Inferring bottom circulation based on sediment pattern distribution in the San José Gulf, Patagonia Argentina

Abstract

The goal of this work was to infer the spatio-temporal patterns of bottom circulation of San José Gulf (SJG), Patagonia, Argentina. The SJG is mainly affected by tidal circulation and presents two hydrographic domains. The Western Hydrographic Domain (WHD) presents vertically mixed waters year-round contrary to the seasonal stratified Eastern Hydrographic Domain (EHD), resulting in the formation of a thermal front between domains. Samples of sediments were collected in spring 2016 and summer 2017 at several locations to analyze the grain-size composition by means of laser diffractometry. A conceptual model of bottom hydrodynamics was inferred based on sediment's grain-size trends. Asymmetric dominant tidal currents affect bottom sediment distribution.

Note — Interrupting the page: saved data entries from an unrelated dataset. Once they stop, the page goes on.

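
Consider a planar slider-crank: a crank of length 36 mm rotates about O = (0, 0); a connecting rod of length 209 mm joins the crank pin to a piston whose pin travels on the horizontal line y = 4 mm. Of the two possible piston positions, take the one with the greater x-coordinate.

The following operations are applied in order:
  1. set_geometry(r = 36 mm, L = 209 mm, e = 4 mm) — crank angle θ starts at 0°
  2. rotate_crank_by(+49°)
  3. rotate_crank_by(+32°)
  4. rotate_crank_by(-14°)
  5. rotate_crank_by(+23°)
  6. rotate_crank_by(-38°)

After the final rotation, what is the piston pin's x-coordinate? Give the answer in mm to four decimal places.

229.7383

set_geometry: r = 36 mm, L = 209 mm, e = 4 mm; θ ← 0°
rotate_crank_by(+49°): θ ← 0° +49° = 49°
rotate_crank_by(+32°): θ ← 49° +32° = 81°
rotate_crank_by(-14°): θ ← 81° -14° = 67°
rotate_crank_by(+23°): θ ← 67° +23° = 90°
rotate_crank_by(-38°): θ ← 90° -38° = 52°
crank pin P = (r cos θ, r sin θ) = (22.163813, 28.368387)
h = r sin θ − e = 28.368387 − 4 = 24.368387
x = r cos θ + √(L² − h²) = 22.163813 + √(43681.0 − 593.8183) = 22.163813 + 207.574521 = 229.738334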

A general northward sediment transport is dominant at the WHD, while at the EHD there is a seasonal shift in the transport direction. There, a net northward transport with a counterclockwise gyre dominates bottom hydrodynamics at the end of the thermal front formation, conditioned by residual currents. In contrast, a net southward circulation likely driven by strong westerly winds throughout autumn and winter prevails at the beginning of the water column stratification. The inferred sediment transport suggests a net loss of material that has to be recovered by tidal currents entering through the mouth and coastal sources as runoff, mudslides, and/or aeolian dust.